Scott has some great ideas for fixing the FDA's incentives. The one I like best is to reduce its power. FDA approval currently means that insurance companies and the government must pay for drugs. Break that link. The FDA now either decides safe&effective vs. not-yet-proven, and makes taking any not-yet-proven drug illegal. Reduce the FDA to simply providing information about what's known about drugs. Finally, give the FDA budgetary rewards for approving drugs. Bemoaning regulatory idiocy is fun but gets us nowhere. Anything persistently busted is not the result of stupidity, it is the result of bad incentives. 

FDA, CDC and Covid

The story of the FDA in covid is a good place to start. It's well known by now, but we are now in the era of forgetting, and it is to nobody's interest to keep this memory alive. 

The countries that got through COVID the best (eg South Korea and Taiwan) controlled it through test-and-trace. This allowed them to scrape by with minimal lockdown and almost no deaths. But it only worked because they started testing and tracing really quickly - almost the moment they learned that the coronavirus existed. Could the US have done equally well?

I think yes. A bunch of laboratories, universities, and health care groups came up with COVID tests before the virus was even in the US, and were 100% ready to deploy them. 

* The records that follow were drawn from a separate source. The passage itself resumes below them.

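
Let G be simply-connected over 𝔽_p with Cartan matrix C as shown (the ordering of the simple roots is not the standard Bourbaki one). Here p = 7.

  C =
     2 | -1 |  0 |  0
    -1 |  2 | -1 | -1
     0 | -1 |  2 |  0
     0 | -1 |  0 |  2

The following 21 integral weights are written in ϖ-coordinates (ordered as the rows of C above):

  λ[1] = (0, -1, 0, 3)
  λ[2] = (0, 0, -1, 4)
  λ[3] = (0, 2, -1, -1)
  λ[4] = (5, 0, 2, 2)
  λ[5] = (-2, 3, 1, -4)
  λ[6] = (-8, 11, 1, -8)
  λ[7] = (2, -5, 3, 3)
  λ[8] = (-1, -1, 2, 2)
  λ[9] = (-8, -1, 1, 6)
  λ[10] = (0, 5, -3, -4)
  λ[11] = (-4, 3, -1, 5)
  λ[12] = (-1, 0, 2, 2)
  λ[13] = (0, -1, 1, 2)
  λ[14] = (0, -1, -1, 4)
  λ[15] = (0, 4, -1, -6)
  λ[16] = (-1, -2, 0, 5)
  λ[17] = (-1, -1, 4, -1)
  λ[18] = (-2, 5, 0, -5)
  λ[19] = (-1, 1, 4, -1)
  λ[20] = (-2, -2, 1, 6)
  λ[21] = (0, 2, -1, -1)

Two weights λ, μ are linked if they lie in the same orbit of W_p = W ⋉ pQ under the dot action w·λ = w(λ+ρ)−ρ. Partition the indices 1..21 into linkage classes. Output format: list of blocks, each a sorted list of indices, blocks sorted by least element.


Cartan matrix: type D_4 (|W|=192); un-permuting the 4 rows.

λ_j+ρ reflected into Ā_7 (⟨·,θ^∨⟩≤7); 4-tuples as given:

  [1] (1, 0, 1, 4);  [2] (1, 0, 0, 5);  [3] (1, 3, 0, 0);  [4] (0, 0, 3, 3);  [5] (1, 0, 2, 3);  [6] (0, 0, 5, 0);  [7] (1, 3, 0, 0);  [8] (0, 0, 3, 3);  [9] (0, 0, 5, 0);  [10] (1, 0, 2, 3);  [11] (0, 0, 3, 3);  [12] (0, 0, 3, 3);  [13] (1, 0, 2, 3);  [14] (1, 0, 0, 5);  [15] (1, 0, 0, 5);  [16] (1, 0, 0, 5);  [17] (0, 0, 5, 0);  [18] (1, 0, 1, 4);  [19] (0, 0, 5, 0);  [20] (1, 0, 0, 5);  [21] (1, 3, 0, 0)

The 21 indices split into 6 linkage classes (same alcove rep ⇔ same W_7-dot-orbit):

[[1, 18], [2, 14, 15, 16, 20], [3, 7, 21], [4, 8, 11, 12], [5, 10, 13], [6, 9, 17, 19]]


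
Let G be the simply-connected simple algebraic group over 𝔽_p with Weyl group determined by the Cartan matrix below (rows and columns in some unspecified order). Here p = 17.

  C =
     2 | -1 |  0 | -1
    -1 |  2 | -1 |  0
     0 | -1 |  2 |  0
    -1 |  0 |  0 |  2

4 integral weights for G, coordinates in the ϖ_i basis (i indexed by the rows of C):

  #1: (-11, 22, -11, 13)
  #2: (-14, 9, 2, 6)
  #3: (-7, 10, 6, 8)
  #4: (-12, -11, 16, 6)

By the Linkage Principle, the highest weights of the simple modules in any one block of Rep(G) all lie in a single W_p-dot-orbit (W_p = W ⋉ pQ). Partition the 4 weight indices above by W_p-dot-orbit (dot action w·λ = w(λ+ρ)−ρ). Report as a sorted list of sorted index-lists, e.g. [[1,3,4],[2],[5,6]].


Type A_4, rank 4, |W|=120; reorder rows/cols to standard.

W_17-reps of the 4 weights in Ā_17 (same 4-coord order as C):

    λ_1 → (4, 3, 0, 6)
    λ_2 → (4, 3, 0, 6)
    λ_3 → (5, 5, 3, 1)
    λ_4 → (4, 3, 0, 6)

Partition of {1..4} into 2 W_17-dot-orbits:

[[1, 2, 4], [3]]


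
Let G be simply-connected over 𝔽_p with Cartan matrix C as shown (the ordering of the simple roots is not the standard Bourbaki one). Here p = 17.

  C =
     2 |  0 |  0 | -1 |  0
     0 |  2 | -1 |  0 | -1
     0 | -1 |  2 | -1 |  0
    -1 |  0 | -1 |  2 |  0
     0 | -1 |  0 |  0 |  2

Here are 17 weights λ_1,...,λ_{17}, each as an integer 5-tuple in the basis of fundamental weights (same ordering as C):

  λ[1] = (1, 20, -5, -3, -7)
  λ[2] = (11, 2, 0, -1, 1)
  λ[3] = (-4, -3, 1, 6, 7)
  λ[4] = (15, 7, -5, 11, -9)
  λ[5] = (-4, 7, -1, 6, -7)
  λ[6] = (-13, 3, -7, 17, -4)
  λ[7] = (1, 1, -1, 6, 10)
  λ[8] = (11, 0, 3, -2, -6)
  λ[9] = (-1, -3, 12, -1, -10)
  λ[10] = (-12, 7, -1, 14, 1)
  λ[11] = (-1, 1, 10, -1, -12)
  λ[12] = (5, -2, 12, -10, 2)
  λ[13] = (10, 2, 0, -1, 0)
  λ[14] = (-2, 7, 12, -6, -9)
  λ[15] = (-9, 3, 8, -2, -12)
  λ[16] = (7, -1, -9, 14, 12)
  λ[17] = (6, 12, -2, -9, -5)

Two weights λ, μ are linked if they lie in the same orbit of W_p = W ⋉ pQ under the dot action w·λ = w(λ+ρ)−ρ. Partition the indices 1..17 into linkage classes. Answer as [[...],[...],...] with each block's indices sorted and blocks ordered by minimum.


Root system A_5: the 5×5 matrix C matches after relabeling.

Ā_17 reps of the 17 weights (A_5, coords as presented):

    λ_1 → (0, 9, 2, 0, 2)
    λ_2 → (11, 3, 1, 0, 1)
    λ_3 → (3, 2, 0, 4, 6)
    λ_4 → (1, 0, 7, 1, 4)
    λ_5 → (3, 2, 0, 4, 6)
    λ_6 → (11, 3, 1, 0, 1)
    λ_7 → (3, 2, 0, 4, 6)
    λ_8 → (11, 3, 1, 0, 1)
    λ_9 → (0, 9, 2, 0, 2)
    λ_10 → (3, 2, 0, 4, 6)
    λ_11 → (0, 9, 2, 0, 2)
    λ_12 → (3, 1, 3, 6, 2)
    λ_13 → (11, 3, 1, 0, 1)
    λ_14 → (1, 0, 7, 1, 4)
    λ_15 → (1, 0, 7, 1, 4)
    λ_16 → (3, 2, 0, 4, 6)
    λ_17 → (1, 0, 7, 1, 4)

5 distinct reps among the 17 weights ⇒ 5 W_17-linkage classes:

[[1, 9, 11], [2, 6, 8, 13], [3, 5, 7, 10, 16], [4, 14, 15, 17], [12]]


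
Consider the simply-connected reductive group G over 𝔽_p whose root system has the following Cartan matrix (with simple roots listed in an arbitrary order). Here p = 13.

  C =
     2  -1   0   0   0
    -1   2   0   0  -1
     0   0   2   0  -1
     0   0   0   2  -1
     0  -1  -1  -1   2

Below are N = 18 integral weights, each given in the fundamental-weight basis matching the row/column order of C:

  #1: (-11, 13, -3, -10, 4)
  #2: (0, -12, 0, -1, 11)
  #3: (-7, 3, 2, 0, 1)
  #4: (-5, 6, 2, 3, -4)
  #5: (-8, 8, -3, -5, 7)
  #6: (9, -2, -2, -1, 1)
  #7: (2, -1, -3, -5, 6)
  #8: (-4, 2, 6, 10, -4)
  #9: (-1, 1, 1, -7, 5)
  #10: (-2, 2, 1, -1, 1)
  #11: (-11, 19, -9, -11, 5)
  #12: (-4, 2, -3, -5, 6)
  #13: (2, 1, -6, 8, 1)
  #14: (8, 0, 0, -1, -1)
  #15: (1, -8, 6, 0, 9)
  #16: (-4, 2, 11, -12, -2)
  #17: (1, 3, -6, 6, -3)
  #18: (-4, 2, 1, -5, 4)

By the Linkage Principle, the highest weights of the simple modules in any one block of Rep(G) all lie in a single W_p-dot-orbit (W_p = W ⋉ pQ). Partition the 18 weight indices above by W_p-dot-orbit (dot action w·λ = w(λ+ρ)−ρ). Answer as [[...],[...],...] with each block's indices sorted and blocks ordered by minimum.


D_5 Cartan matrix, 5 simple roots permuted; ρ=(1,1,1,1,1).

W_13-reps of the 18 weights in Ā_13 (same 5-coord order as C):

  1: (4, 0, 0, 1, 3);  2: (9, 1, 1, 0, 0);  3: (4, 2, 3, 1, 0);  4: (4, 0, 0, 1, 3);  5: (1, 2, 2, 0, 2);  6: (9, 1, 1, 0, 0);  7: (3, 0, 2, 4, 1);  8: (0, 2, 2, 6, 0);  9: (0, 2, 2, 6, 0);  10: (1, 2, 2, 0, 2);  11: (3, 0, 2, 4, 1);  12: (3, 0, 2, 4, 1);  13: (0, 2, 2, 6, 0);  14: (9, 1, 1, 0, 0);  15: (3, 0, 2, 4, 1);  16: (9, 1, 1, 0, 0);  17: (1, 2, 2, 0, 2);  18: (3, 0, 2, 4, 1)

Partition of {1..18} into 6 W_13-dot-orbits:

[[1, 4], [2, 6, 14, 16], [3], [5, 10, 17], [7, 11, 12, 15, 18], [8, 9, 13]]


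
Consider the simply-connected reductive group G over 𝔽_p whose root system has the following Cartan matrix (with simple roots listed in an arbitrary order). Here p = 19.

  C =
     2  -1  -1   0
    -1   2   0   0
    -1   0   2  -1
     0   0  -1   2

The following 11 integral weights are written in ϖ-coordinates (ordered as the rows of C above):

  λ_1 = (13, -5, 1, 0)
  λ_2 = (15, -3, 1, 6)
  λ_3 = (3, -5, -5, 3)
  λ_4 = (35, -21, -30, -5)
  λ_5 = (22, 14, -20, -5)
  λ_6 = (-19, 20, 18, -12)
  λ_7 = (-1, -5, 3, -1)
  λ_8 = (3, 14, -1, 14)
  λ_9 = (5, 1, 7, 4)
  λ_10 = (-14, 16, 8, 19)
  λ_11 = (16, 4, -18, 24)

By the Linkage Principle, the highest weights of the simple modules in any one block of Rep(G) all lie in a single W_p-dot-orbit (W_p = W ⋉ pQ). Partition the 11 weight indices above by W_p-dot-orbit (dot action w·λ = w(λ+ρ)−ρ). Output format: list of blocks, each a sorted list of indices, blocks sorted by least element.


Type A_4, rank 4, |W|=120; reorder rows/cols to standard.

Ā_19 reps of the 11 weights (A_4, coords as presented):

  1: (10, 4, 2, 1)
  2: (10, 4, 2, 1)
  3: (4, 0, 0, 0)
  4: (10, 4, 2, 1)
  5: (4, 0, 0, 0)
  6: (8, 0, 8, 2)
  7: (4, 0, 0, 0)
  8: (4, 0, 0, 0)
  9: (6, 0, 8, 3)
  10: (1, 9, 3, 2)
  11: (6, 0, 8, 3)

Grouping the 11 weights by Ā_19-representative: 5 linkage classes.

[[1, 2, 4], [3, 5, 7, 8], [6], [9, 11], [10]]


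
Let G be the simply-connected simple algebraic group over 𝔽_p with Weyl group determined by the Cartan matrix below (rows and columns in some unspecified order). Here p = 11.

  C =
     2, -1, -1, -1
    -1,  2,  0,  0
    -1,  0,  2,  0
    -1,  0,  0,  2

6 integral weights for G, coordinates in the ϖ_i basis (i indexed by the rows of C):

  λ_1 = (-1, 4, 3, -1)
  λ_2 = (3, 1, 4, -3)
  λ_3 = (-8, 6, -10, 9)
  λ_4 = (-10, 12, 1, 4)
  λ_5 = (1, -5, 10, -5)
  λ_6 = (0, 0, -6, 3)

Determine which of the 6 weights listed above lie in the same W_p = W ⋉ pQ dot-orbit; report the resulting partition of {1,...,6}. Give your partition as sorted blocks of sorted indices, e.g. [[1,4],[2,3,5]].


Cartan matrix: type D_4 (|W|=192); un-permuting the 4 rows.

Folding the 6 weights λ_j+ρ into Ā_11 (reps in the given 4-coord order):

  [1] (0, 5, 4, 0) · [2] (0, 2, 5, 2) · [3] (1, 3, 1, 0) · [4] (0, 2, 5, 2) · [5] (0, 2, 5, 2) · [6] (1, 3, 1, 0)

These 6 weights hit 3 W_11-dot-orbits; sizes (1, 3, 2):

[[1], [2, 4, 5], [3, 6]]


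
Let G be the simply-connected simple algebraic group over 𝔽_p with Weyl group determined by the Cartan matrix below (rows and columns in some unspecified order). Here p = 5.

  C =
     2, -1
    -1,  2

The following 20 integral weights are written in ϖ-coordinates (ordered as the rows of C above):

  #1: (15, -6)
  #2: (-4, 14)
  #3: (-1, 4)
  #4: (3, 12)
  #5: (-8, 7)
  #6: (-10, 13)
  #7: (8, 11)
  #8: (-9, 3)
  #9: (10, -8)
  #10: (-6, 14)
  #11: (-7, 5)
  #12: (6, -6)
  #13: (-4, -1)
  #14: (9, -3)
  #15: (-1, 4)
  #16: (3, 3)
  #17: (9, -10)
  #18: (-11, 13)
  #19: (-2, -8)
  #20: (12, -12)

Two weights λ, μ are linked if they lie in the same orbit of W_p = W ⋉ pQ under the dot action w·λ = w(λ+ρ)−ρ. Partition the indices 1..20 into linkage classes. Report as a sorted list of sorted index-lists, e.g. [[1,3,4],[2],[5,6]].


Dynkin diagram of C (from the 2 off-diagonal −1 entries): A_2.

Each λ_j+ρ reduced to Ā_5; 2-tuples below use C's row order:

  λ_1+ρ ↦ (4, 1);  λ_2+ρ ↦ (0, 3);  λ_3+ρ ↦ (0, 5);  λ_4+ρ ↦ (2, 2);  λ_5+ρ ↦ (2, 2);  λ_6+ρ ↦ (4, 0);  λ_7+ρ ↦ (1, 1);  λ_8+ρ ↦ (1, 1);  λ_9+ρ ↦ (1, 1);  λ_10+ρ ↦ (0, 5);  λ_11+ρ ↦ (4, 1);  λ_12+ρ ↦ (0, 3);  λ_13+ρ ↦ (0, 3);  λ_14+ρ ↦ (0, 3);  λ_15+ρ ↦ (0, 5);  λ_16+ρ ↦ (1, 1);  λ_17+ρ ↦ (4, 0);  λ_18+ρ ↦ (4, 1);  λ_19+ρ ↦ (2, 2);  λ_20+ρ ↦ (2, 2)

These 20 weights hit 6 W_5-dot-orbits; sizes (3, 4, 3, 4, 2, 4):

[[1, 11, 18], [2, 12, 13, 14], [3, 10, 15], [4, 5, 19, 20], [6, 17], [7, 8, 9, 16]]


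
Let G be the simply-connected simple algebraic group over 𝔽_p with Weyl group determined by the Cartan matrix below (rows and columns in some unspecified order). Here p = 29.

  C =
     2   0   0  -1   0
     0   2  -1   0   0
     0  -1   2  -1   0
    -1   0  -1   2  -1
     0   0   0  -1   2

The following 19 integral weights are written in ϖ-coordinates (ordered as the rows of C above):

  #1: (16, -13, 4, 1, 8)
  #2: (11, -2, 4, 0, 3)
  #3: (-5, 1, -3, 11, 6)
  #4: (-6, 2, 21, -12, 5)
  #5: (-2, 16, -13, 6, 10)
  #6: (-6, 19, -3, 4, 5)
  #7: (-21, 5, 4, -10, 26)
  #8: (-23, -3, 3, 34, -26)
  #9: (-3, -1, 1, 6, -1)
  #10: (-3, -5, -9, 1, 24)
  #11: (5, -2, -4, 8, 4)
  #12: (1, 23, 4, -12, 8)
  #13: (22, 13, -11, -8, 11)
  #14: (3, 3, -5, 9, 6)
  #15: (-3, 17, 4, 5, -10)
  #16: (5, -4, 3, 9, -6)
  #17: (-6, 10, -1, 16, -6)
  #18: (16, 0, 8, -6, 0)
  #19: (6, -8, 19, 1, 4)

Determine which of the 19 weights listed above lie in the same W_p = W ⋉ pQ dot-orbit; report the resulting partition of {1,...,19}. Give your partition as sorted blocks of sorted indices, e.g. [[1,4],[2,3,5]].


C ↔ D_5 under row/col permutation; |W(D_5)| = 1920.

W_29-reps of the 19 weights in Ā_29 (same 5-coord order as C):

  λ_1+ρ ↦ (12, 1, 4, 1, 4);  λ_2+ρ ↦ (12, 1, 4, 1, 4);  λ_3+ρ ↦ (4, 0, 2, 6, 7);  λ_4+ρ ↦ (6, 3, 1, 5, 5);  λ_5+ρ ↦ (5, 5, 6, 1, 5);  λ_6+ρ ↦ (3, 18, 0, 2, 4);  λ_7+ρ ↦ (3, 18, 0, 2, 4);  λ_8+ρ ↦ (4, 0, 2, 6, 7);  λ_9+ρ ↦ (2, 0, 2, 5, 0);  λ_10+ρ ↦ (4, 0, 2, 6, 7);  λ_11+ρ ↦ (6, 3, 1, 5, 5);  λ_12+ρ ↦ (3, 18, 0, 2, 4);  λ_13+ρ ↦ (6, 3, 1, 5, 5);  λ_14+ρ ↦ (4, 0, 2, 6, 7);  λ_15+ρ ↦ (3, 18, 0, 2, 4);  λ_16+ρ ↦ (6, 3, 1, 5, 5);  λ_17+ρ ↦ (5, 5, 6, 1, 5);  λ_18+ρ ↦ (12, 1, 4, 1, 4);  λ_19+ρ ↦ (2, 0, 2, 5, 0)

Grouping the 19 weights by Ā_29-representative: 6 linkage classes.

[[1, 2, 18], [3, 8, 10, 14], [4, 11, 13, 16], [5, 17], [6, 7, 12, 15], [9, 19]]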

As with vaccines, which took a weekend to create, the state of medical science is such that really there is no reason to have pandemics any more. Public policy? Well, that's stuck in the 1700s.  

But when the US declared that the coronavirus was a “public health emergency”, the FDA announced that the emergency was so grave that they were banning all coronavirus testing, so that nobody could take advantage of the emergency to peddle shoddy tests. Perhaps you might feel like this is exactly the opposite of what you should do during an emergency? This is a sure sign that you will never work for the FDA.

Monday, August 9, 2021

Covid incompetence

 WWII started badly for the United States. Our tanks blew up. Our torpedoes were duds. Our airplanes were outclassed. Many commanders were incompetent, soldiers green, supplies chaotic. We lost a lot of battles.  But we learned. The lessons of each mistake were incorporated, incompetent commanders sacked, soldiers learned their terrible craft. 

Delta is the fourth wave of covid, and amazingly the US policy response is even more irresolute than the first time around. Our government is like a child, sent next door to get a cup of sugar, who gets as far as the front stoop and then wanders off following a puppy. 

The policy response is now focused on the most medically ineffective but most politically symbolic step, mask mandates. All all-night disco in Provincetown turns in to a superspreader event so... we make school kids wear masks in outdoor summer camps? Masks are several decimal places less effective than vaccines, and less effective than "social distance" in the first place.* Go to that all night disco, unvaccinated, but wear a mask? Please.